In Part One of this blog we discussed how guilt and shame are interconnected yet distinct dynamics; guilt arises from actions, while shame is more stubborn, stemming from a deep-seated, negative self-perception.

The Cost Of Shame

Shame can lead to depression and anxiety, even going as far as causing harm to one’s physical health, leading to high blood pressure and sleep issues. Shame has been linked to substance abuse (leading to more shame.) And of course, shame also figures in eating disorders.

Shame can be both the cause of and response to eating issues.

Research suggests that shame plays a significant role in disordered eating patterns. (Interestingly, a European study broke that down into two parts, finding that shame stemming from feelings of powerless (external shame) was linked to anorexia severity, while shame related to low self-worth (internal shame) was connected to bulimia severity.)

Most notably, researchers found that experiencing increased shame led to more severe eating disorders, while increased self-compassion and reduced eating pathology decreased feelings of shame. These findings point out the almost chicken-and-the-egg aspect of the dynamic. Shame can lead to more profound eating issues, which can lead to more shame. Addressing what is specifically at the root of someone’s shame and promoting self-compassion can help improve outcomes.

Shame Fluctuates

These studies looked at how shame, self-compassion, and eating disorder symptoms fluctuated over time for individual patients. And they found that when someone was experiencing a period of increased shame, their eating disorder behaviors tended to get worse. But on the flip side, when someone had a stretch of lower-than-usual shame or higher self-compassion, their eating issues improved. So it seems shame and the eating disorder reinforce each other in a cyclical way.

The point is, being kinder to ourselves can help interrupt the shame/eating disorder cycle. If we practice being more understanding and gentle with ourselves, it might help us ease this problem.

A quick side note: Thoughts on “Shaming”

Nowadays, when we hear the word “shame,” it’s often used as a verb—as in “fat shaming” or “body shaming;” making critical, humiliating, or mocking comments about someone’s body shape, size, or appearance. Yet, for reasons I’ve already discussed, shame is an emotion that comes from within, not something that can be easily inflicted from outside.

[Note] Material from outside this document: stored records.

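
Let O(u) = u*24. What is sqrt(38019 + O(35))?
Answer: sqrt(38859) ≈ 197.13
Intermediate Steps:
O(u) = 24*u
sqrt(38019 + O(35)) = sqrt(38019 + 24*35) = sqrt(38019 + 840) = sqrt(38859)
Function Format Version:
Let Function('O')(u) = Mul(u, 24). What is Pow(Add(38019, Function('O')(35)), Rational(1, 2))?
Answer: Pow(38859, Rational(1, 2)) ≈ 197.13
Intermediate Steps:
Function('O')(u) = Mul(24, u)
Pow(Add(38019, Function('O')(35)), Rational(1, 2)) = Pow(Add(38019, Mul(24, 35)), Rational(1, 2)) = Pow(Add(38019, 840), Rational(1, 2)) = Pow(38859, Rational(1, 2))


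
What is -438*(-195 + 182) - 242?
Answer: 5452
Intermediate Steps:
-438*(-195 + 182) - 242 = -438*(-13) - 242 = 5694 - 242 = 5452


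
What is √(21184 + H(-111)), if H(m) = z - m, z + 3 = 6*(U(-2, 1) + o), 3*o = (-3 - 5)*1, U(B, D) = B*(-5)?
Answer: 2*√5334 ≈ 146.07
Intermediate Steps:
U(B, D) = -5*B
o = -8/3 (o = ((-3 - 5)*1)/3 = (-8*1)/3 = (⅓)*(-8) = -8/3 ≈ -2.6667)
z = 41 (z = -3 + 6*(-5*(-2) - 8/3) = -3 + 6*(10 - 8/3) = -3 + 6*(22/3) = -3 + 44 = 41)
H(m) = 41 - m
√(21184 + H(-111)) = √(21184 + (41 - 1*(-111))) = √(21184 + (41 + 111)) = √(21184 + 152) = √21336 = 2*√5334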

So let’s not mince words: if someone is trying to make another person feel shame because of some aspect of their appearance, I’d suggest a more accurate term for that: Bullying.

Your Toolbox for Overcoming Shame

When we take the first, tentative step to break the secrecy around the sources of our shame, we begin to realize that we’re not alone in our struggles. The cycle can be broken when the person struggling with the eating issues is open to confronting and processing their feelings. Our fears of condemnation from others often fail to materialize when we show honesty and vulnerability. True healing often requires having the courage to bring our shame into the light through honest self-disclosure. Embracing self-compassion can start to dissolve the terrible grip of shame. Shame loses its grip when we bring it out of the darkness and into the light of understanding. And in sharing our truth, we start to accept self-compassion, stripping shame of its power.

Finally, reframing our inner dialogue is key to letting go of shame and embracing a more compassionate self-perception. As the saying goes, “change your thoughts, change your life.” Mindfulness plays a crucial role in this process, enabling us to observe our self-talk and challenge the harsh judgments that fuel feelings of shame. By extending the same grace, understanding, and patience to ourselves that we would offer a loved one in pain, we may create an environment where our own deepest vulnerabilites are met with kindness. When we choose to relate to ourselves with self-compassion— because what we tell ourselves, after all, is a choice—we encourage our own healing, growth, and a deeper connection to our authentic selves.

The Take-Away

For anyone dealing with an eating disorder, shame can feel like an inescapable burden. But you have the power to embrace a new perspective. By understanding shame’s roots and impacts, and nurturing self-compassion over self-criticism, you can break free from shame’s grip. The journey isn’t easy, but you have the strength to silence that inner shaming voice and open yourself to the healing you deserve.